De fait, cette dynamique s’inscrit dans une stratégie récurrente consistant à s’en prendre aux gouvernements dès que les circonstances lui sont favorables. Le Hezbollah avait déjà adopté cette approche après la guerre de juillet, lorsqu’il avait cherché à faire tomber le gouvernement de Fouad Siniora en provoquant la démission de cinq ministres chiites. Il l’a ensuite renouvelée en contribuant à la chute du premier gouvernement de Saad Hariri, alors que ce dernier se trouvait en visite à la Maison-Blanche avec le président Barack Obama, dans un contexte de rapprochement syro-iranien. Enfin, les circonstances liées à l’explosion du port de Beyrouth ont conduit à la chute du gouvernement de Hassan Diab, qu’il soutenait et instrumentalisait de facto.
Plus largement, l’expérience politique libanaise témoigne que les gouvernements évoluent au rythme des mutations régionales, un phénomène qui n’a rien d’exceptionnel dans l’histoire du pays. Le Liban a déjà connu de telles dynamiques à l’époque du pacte de Bagdad et de ses répercussions sous la présidence de Camille Chamoun, puis lors du premier gouvernement de Rachid Karamé sous le mandat de Fouad Chéhab. Le même schéma s’est reproduit sous les gouvernements de Charles Hélou, qui se sont succédé au rythme de l’intensification des tensions régionales liées à l’activisme de l’Organisation de libération de la Palestine (OLP). Les exemples de ce type sont pléthore.

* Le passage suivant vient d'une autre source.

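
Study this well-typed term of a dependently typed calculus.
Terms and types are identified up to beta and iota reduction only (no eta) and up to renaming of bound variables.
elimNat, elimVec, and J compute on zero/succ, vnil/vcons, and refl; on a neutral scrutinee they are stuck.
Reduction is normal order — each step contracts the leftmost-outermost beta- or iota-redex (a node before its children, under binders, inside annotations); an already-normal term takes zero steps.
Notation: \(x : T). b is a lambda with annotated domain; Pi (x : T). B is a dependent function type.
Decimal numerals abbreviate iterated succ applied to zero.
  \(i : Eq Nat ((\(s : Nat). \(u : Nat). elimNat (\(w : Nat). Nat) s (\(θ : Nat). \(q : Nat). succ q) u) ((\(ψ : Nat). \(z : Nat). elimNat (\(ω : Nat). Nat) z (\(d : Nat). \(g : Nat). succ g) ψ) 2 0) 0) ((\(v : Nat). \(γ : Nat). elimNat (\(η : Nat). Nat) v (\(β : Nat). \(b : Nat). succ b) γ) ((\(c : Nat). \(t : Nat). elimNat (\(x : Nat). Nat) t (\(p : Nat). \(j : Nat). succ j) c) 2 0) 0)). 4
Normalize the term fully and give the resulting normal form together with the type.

normal form:
  \(i : Eq Nat 2 2). 4
type:
  Pi (i : Eq Nat 2 2). Nat
observation: the first redex contracted is a beta-redex; the normal form is reached in 24 normal-order steps.


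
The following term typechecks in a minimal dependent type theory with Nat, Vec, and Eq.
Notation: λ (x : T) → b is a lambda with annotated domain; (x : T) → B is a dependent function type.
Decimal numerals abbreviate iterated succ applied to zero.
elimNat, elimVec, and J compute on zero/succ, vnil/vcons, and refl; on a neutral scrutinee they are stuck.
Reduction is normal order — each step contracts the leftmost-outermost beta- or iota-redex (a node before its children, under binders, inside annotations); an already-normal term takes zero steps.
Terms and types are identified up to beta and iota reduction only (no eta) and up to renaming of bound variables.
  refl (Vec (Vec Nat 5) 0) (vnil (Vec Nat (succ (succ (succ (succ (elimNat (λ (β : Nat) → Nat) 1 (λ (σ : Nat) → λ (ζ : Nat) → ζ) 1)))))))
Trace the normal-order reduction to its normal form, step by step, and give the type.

normal-order reduction:
  refl (Vec (Vec Nat 5) 0) (vnil (Vec Nat (succ (succ (succ (succ (elimNat (λ (β : Nat) → Nat) 1 (λ (σ : Nat) → λ (ζ : Nat) → ζ) 1)))))))
  ~> refl (Vec (Vec Nat 5) 0) (vnil (Vec Nat (succ (succ (succ (succ ((λ (β : Nat) → λ (σ : Nat) → σ) 0 (elimNat (λ (ζ : Nat) → Nat) 1 (λ (i : Nat) → λ (ψ : Nat) → ψ) 0))))))))
  ~> refl (Vec (Vec Nat 5) 0) (vnil (Vec Nat (succ (succ (succ (succ ((λ (β : Nat) → β) (elimNat (λ (σ : Nat) → Nat) 1 (λ (ζ : Nat) → λ (i : Nat) → i) 0))))))))
  ~> refl (Vec (Vec Nat 5) 0) (vnil (Vec Nat (succ (succ (succ (succ (elimNat (λ (β : Nat) → Nat) 1 (λ (σ : Nat) → λ (ζ : Nat) → ζ) 0)))))))
  ~> refl (Vec (Vec Nat 5) 0) (vnil (Vec Nat 5))
type:
  Eq (Vec (Vec Nat 5) 0) (vnil (Vec Nat 5)) (vnil (Vec Nat 5))


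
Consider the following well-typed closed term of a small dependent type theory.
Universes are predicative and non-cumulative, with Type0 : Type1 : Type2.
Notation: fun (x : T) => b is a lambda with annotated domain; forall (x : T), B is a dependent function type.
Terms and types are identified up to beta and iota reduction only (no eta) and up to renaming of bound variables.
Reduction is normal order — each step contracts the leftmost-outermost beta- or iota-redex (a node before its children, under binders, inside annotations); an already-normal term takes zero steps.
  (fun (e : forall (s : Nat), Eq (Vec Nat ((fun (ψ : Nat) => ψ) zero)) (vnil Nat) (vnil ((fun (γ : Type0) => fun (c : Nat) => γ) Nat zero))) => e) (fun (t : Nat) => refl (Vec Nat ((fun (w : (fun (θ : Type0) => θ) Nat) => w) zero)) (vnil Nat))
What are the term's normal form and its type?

resulting normal form:
  fun (e : Nat) => refl (Vec Nat zero) (vnil Nat)
the term's type:
  forall (e : Nat), Eq (Vec Nat zero) (vnil Nat) (vnil Nat)
observation: contracting a beta-redex first, the term normalizes in 2 steps.


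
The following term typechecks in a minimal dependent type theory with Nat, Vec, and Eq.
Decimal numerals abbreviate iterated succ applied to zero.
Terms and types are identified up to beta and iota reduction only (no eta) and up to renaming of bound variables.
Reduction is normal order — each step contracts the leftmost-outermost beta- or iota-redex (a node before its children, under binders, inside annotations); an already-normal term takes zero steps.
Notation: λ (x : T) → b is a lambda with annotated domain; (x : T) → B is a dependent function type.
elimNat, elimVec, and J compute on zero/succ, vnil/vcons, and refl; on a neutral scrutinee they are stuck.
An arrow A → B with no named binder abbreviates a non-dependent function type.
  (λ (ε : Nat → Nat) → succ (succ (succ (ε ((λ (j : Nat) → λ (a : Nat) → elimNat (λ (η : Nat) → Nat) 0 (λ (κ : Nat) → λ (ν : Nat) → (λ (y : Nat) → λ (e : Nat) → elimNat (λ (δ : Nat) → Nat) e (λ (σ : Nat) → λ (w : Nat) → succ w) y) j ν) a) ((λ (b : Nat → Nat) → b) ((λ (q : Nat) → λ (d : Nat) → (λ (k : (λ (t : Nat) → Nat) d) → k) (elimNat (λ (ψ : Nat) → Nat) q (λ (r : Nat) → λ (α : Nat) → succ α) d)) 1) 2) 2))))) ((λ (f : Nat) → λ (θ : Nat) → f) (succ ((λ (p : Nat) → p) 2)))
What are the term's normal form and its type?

normal form:
  6
inferred type:
  Nat
observation: the first redex contracted is a beta-redex; the normal form is reached in 4 normal-order steps.


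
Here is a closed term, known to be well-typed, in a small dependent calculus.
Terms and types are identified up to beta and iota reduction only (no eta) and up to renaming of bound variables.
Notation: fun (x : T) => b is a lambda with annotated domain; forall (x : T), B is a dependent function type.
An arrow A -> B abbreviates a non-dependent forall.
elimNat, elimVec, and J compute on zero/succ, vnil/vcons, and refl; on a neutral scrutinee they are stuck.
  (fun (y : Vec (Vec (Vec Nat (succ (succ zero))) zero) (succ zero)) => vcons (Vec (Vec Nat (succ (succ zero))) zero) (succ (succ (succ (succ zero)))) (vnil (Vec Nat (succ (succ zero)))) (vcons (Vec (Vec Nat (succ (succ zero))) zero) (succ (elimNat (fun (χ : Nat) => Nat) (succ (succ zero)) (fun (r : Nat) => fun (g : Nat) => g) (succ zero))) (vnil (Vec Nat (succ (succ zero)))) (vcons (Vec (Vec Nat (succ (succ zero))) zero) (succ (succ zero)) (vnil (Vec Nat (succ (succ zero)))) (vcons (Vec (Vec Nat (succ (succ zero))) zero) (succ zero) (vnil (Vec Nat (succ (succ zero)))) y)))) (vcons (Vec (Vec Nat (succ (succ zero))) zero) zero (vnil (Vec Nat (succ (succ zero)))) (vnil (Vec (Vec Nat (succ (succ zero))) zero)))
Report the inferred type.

the term's type:
  Vec (Vec (Vec Nat (succ (succ zero))) zero) (succ (succ (succ (succ (succ zero)))))


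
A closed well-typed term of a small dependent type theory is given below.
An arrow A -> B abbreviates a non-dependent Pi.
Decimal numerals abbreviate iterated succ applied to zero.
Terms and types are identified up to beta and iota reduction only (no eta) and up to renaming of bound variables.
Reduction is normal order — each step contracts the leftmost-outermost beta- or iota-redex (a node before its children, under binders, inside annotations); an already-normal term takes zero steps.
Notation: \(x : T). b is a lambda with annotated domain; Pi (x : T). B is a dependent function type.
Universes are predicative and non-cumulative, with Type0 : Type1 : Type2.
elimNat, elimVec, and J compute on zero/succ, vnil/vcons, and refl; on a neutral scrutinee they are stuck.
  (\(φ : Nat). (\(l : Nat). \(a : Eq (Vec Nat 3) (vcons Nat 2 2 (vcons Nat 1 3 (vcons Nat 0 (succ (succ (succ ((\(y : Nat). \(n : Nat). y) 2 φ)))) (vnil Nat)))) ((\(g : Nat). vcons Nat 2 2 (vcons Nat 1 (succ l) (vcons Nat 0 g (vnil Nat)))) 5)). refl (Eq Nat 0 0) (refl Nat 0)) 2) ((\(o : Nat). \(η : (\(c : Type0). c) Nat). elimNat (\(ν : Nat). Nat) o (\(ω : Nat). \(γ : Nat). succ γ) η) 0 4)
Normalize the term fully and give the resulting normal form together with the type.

normal form:
  \(φ : Eq (Vec Nat 3) (vcons Nat 2 2 (vcons Nat 1 3 (vcons Nat 0 5 (vnil Nat)))) (vcons Nat 2 2 (vcons Nat 1 3 (vcons Nat 0 5 (vnil Nat))))). refl (Eq Nat 0 0) (refl Nat 0)
type:
  Eq (Vec Nat 3) (vcons Nat 2 2 (vcons Nat 1 3 (vcons Nat 0 5 (vnil Nat)))) (vcons Nat 2 2 (vcons Nat 1 3 (vcons Nat 0 5 (vnil Nat)))) -> Eq (Eq Nat 0 0) (refl Nat 0) (refl Nat 0)


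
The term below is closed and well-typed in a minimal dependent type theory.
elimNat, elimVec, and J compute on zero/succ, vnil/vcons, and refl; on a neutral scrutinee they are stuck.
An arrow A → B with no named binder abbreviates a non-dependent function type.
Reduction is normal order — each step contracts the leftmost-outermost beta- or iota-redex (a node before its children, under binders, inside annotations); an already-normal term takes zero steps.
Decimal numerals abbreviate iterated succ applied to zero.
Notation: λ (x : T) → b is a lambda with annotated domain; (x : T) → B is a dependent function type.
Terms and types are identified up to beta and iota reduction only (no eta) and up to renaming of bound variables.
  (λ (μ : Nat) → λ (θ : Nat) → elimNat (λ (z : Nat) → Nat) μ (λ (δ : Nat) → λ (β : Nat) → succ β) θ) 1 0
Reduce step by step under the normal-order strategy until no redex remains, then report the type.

normal-order reduction sequence:
  (λ (μ : Nat) → λ (θ : Nat) → elimNat (λ (z : Nat) → Nat) μ (λ (δ : Nat) → λ (β : Nat) → succ β) θ) 1 0
  ~> (λ (μ : Nat) → elimNat (λ (θ : Nat) → Nat) 1 (λ (z : Nat) → λ (δ : Nat) → succ δ) μ) 0
  ~> elimNat (λ (μ : Nat) → Nat) 1 (λ (θ : Nat) → λ (z : Nat) → succ z) 0
  ~> 1
inferred type:
  Nat


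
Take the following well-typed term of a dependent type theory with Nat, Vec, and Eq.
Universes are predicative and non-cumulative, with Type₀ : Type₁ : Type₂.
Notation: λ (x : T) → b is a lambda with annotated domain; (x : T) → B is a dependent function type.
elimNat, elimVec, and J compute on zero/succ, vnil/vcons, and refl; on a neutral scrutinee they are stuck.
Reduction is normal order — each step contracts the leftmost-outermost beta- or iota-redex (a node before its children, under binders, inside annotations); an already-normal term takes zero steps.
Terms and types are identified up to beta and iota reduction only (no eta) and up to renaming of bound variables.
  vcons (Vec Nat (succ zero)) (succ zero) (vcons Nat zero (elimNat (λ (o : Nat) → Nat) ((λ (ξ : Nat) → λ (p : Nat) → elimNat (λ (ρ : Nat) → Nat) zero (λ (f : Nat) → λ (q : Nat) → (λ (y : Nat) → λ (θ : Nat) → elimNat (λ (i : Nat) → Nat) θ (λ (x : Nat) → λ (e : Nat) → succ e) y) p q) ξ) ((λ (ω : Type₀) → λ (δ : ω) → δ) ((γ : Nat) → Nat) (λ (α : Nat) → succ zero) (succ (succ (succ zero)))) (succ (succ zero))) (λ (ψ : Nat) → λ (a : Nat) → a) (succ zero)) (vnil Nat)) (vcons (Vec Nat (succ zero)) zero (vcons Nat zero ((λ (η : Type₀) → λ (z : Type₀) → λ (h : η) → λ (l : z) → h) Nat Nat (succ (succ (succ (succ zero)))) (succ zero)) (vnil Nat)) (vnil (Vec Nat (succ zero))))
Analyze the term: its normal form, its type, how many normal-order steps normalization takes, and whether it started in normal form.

normal form:
  vcons (Vec Nat (succ zero)) (succ zero) (vcons Nat zero (succ (succ zero)) (vnil Nat)) (vcons (Vec Nat (succ zero)) zero (vcons Nat zero (succ (succ (succ (succ zero)))) (vnil Nat)) (vnil (Vec Nat (succ zero))))
inferred type:
  Vec (Vec Nat (succ zero)) (succ (succ zero))
reduction steps (normal order): 26
term was already normal: no
first redex: an elimNat iota-redex


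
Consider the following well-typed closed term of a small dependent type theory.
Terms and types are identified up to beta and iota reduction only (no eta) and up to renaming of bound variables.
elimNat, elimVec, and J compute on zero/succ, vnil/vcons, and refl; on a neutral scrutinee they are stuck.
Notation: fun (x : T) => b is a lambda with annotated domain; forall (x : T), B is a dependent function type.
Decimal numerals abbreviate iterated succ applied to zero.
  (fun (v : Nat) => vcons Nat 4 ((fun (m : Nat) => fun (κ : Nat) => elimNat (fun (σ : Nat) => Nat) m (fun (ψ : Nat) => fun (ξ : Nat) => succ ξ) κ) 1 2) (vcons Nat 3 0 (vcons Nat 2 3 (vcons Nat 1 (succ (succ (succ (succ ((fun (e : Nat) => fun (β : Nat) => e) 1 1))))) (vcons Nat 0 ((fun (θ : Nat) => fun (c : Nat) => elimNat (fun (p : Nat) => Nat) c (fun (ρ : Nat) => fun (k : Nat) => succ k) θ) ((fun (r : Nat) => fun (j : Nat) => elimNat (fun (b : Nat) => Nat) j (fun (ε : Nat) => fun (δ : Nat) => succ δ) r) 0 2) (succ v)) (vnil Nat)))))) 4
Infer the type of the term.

type:
  Vec Nat 5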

Dans ce cadre, le Hezbollah tire aujourd’hui parti de la conjoncture régionale sur laquelle mise l’Iran depuis la signature de l’accord. Il entretient l’illusion d’un cessez-le-feu obtenu pour le Liban dans ce cadre et met en avant le droit à la «résistance» ainsi que le retrait d’Israël.
Dès lors, la formation pro-iranienne cherche à renverser le gouvernement de Nawaf Salam afin de revenir sur les décisions des 5 et 7 août visant son arsenal. Il entend également mettre fin aux négociations directes avec les États-Unis et contraindre le président de la République à s’aligner sur sa politique étrangère, à la veille de sa visite attendue à la Maison-Blanche dans deux semaines, comme l’a annoncé Donald Trump.
Il n’en reste pas moins que le Hezbollah ne dispose pas actuellement des leviers d’un changement gouvernemental. Il ne détient ni le tiers de blocage au sein du gouvernement, ni une majorité parlementaire lui permettant de faire tomber l’exécutif, sans compter qu’il ne peut pas non plus recourir à la rue, celle-ci étant une ligne rouge pour toutes les parties sans exception.
En l’absence de ces options, sa marge de manœuvre se limite à la pression politique et aux stratégies de blocage habituelles, sauf évolution imprévue susceptible de raviver la dynamique de la guerre.